Taking a good step back and actually looking at the current draw of the Single Side Stable Relay I've gotta say this is a very current demanding configuration! For the circuit to be active current must constantly flow through the coil (and the series resistor).
9 V/~300 Ohm = 30mA! :icon_redface: I can see why the 1/2-Coil Latching Relays are the preferred alternatives.

J0K3RX

You really should look at a "one-shot" bistable relay circuit of some sort.

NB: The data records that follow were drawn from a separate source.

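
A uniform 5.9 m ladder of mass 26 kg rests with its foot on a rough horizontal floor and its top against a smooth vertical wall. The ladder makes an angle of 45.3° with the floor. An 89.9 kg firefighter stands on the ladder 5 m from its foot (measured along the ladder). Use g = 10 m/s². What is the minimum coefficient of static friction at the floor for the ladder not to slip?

ΣF_y = 0: N_floor = 26×10 + 89.9×10 = 1159 N.
Torques about the foot: N_wall · 5.9 sin 45.3° = 26×10×2.95 cos 45.3° + 89.9×10×5 cos 45.3° → N_wall = 882.57 N.
ΣF_x = 0: f_floor = N_wall = 882.57 N.
μ_min = f_floor / N_floor = 882.57 / 1159 = 0.7615.

μ_min ≈ 0.761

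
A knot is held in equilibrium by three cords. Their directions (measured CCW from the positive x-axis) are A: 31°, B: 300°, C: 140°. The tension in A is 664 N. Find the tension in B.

Resolve: ΣF_x = 664 cos 31° + T_B cos 300° + T_C cos 140° = 0.
        ΣF_y = 664 sin 31° + T_B sin 300° + T_C sin 140° = 0.
The known terms sum to (569.2, 342) N, so 0.5000 T_B − 0.7660 T_C = -569.2 and -0.8660 T_B + 0.6428 T_C = -342.
Solving simultaneously: T_B = 1836 N, T_C = 1941 N.

T_B ≈ 1840 N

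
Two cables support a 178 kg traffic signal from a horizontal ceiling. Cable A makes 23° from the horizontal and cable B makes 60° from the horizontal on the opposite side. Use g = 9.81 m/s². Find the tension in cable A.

T_A ≈ 880 N

Weight W = 178 × 9.81 = 1746 N acts straight down.
Horizontal: T_A cos 23° = T_B cos 60°  →  T_B = 1.841 T_A.
Vertical: T_A sin 23° + T_B sin 60° = 1746.
Substituting the horizontal relation into the vertical equation gives 1.985 T_A = 1746, so T_A = 879.6 N.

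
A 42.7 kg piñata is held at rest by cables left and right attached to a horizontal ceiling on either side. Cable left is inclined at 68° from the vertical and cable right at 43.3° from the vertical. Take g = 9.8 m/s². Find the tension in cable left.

T_left ≈ 308 N

Angles from the horizontal: cable left is 90° − 68° = 22°, cable right is 90° − 43.3° = 46.7°.
Weight W = 42.7 × 9.8 = 418.5 N acts straight down.
Horizontal: T_left cos 22° = T_right cos 46.7°  →  T_right = 1.352 T_left.
Vertical: T_left sin 22° + T_right sin 46.7° = 418.5.
Substituting the horizontal relation into the vertical equation gives 1.359 T_left = 418.5, so T_left = 308 N.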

Do a google search for the exact phrase below and you will see an awesome designed AVR based system! It's in another forum, of course

Generic I/O board for pedals, with bistable relay
Doesn't matter what you did to get it... If it sounds good, then it is good!

knutolai

Great project! I guess I might land on the MCU route. Thanks for all the effort guys. I feel a lot smarter, or less stupid, now on the Relay-topic. Hopefully other people will find this thread helpful too.

Seljer

Yes, the two state stable latching are much better regarding current usage. They are however, slightly less common to find and require more drive circuitry (and they don't offer the "smart" auto-bypass when you lose power)

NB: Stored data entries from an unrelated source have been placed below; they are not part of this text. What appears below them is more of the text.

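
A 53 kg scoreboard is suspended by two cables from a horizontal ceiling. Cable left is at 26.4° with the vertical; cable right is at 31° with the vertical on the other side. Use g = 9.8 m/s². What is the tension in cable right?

Angles from the horizontal: cable left is 90° − 26.4° = 63.6°, cable right is 90° − 31° = 59°.
Weight W = 53 × 9.8 = 519.4 N acts straight down.
Horizontal: T_left cos 63.6° = T_right cos 59°  →  T_left = 1.158 T_right.
Vertical: T_left sin 63.6° + T_right sin 59° = 519.4.
Substituting the horizontal relation into the vertical equation gives 1.895 T_right = 519.4, so T_right = 274.1 N.

T_right ≈ 274 N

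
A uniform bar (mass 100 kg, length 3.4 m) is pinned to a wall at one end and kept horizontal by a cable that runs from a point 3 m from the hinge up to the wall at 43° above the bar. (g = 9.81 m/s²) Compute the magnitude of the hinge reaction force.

Take torques about the hinge: T sin 43° · 3 = 100×9.81×1.7 = 1667.7 N·m.
So T = 1667.7 / (0.6820 × 3) = 815.1 N.
ΣF_x = 0: H_x = T cos 43° = 596.13 N.
ΣF_y = 0: H_y = (100×9.81) − T sin 43° = 981 − 555.9 = 425.1 N.
|H| = √(H_x² + H_y²) = √((596.13)² + (425.1)²) = 732.18 N.

|H| ≈ 732 N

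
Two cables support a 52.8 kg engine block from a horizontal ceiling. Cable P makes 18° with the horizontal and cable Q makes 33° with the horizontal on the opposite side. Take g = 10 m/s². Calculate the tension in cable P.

Weight W = 52.8 × 10 = 528 N acts straight down.
Horizontal: T_P cos 18° = T_Q cos 33°  →  T_Q = 1.134 T_P.
Vertical: T_P sin 18° + T_Q sin 33° = 528.
Substituting the horizontal relation into the vertical equation gives 0.9266 T_P = 528, so T_P = 569.8 N.

T_P ≈ 570 N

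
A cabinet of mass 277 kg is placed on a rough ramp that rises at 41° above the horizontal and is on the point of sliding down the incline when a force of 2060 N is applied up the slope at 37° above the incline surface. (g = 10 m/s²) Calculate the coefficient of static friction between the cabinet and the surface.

μ ≈ 0.202

On the verge of sliding down the incline, friction is at its maximum μN and acts up the slope.
Perpendicular to incline: N = W cos 41° − P sin 37° = 2091 − 1240 = 850.8 N.
Along incline: P cos 37° + μN = W sin 41° → μ = (W sin 41° − P cos 37°) / N = 0.2023.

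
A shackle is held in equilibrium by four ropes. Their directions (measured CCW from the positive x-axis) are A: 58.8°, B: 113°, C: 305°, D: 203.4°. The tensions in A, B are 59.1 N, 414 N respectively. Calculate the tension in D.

Resolve: ΣF_x = 59.1 cos 58.8° + 414 cos 113° + T_C cos 305° + T_D cos 203.4° = 0.
        ΣF_y = 59.1 sin 58.8° + 414 sin 113° + T_C sin 305° + T_D sin 203.4° = 0.
The known terms sum to (-131.1, 431.6) N, so 0.5736 T_C − 0.9178 T_D = 131.1 and -0.8192 T_C − 0.3971 T_D = -431.6.
Solving simultaneously: T_C = 457.6 N, T_D = 143.1 N.

T_D ≈ 143 N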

But it's only an issue with battery powered pedals, it's really much of a hit when using an external power supply

samhay

FWIW, I use 12V non-latching relays from time-to-time (with a 9V supply). I like them as they are cheaper and easier to find than bi-stable relays, are simple to use, will give bypass on power-off, and seem to draw ~10 mA when on. Current draw is not great for batteries, but not too bad otherwise, and if you are using a uC to drive them, then you will be pulling a lot more than 10 mA anyway.
I'm a refugee of the great dropbox purge of '17.
Project details (schematics, layouts, etc) are slowly being added here: http://samdump.wordpress.com

Liquitone

yeah, I tried bi-stable relays and the circuit and didn't like how the connections to the relay got too cluttered. Although it shouldn't really be a problem with dual layer boards. On the plus side with non-latching relays current draw, it only draws that current when the pedal is not bypassed, which is ok for a wah. Perhaps more annoying with 'always on' type effects like treble boosters and fuzzes, but then you could swap the bypass jumper and effect in/out around to have it 'on' without drawing current.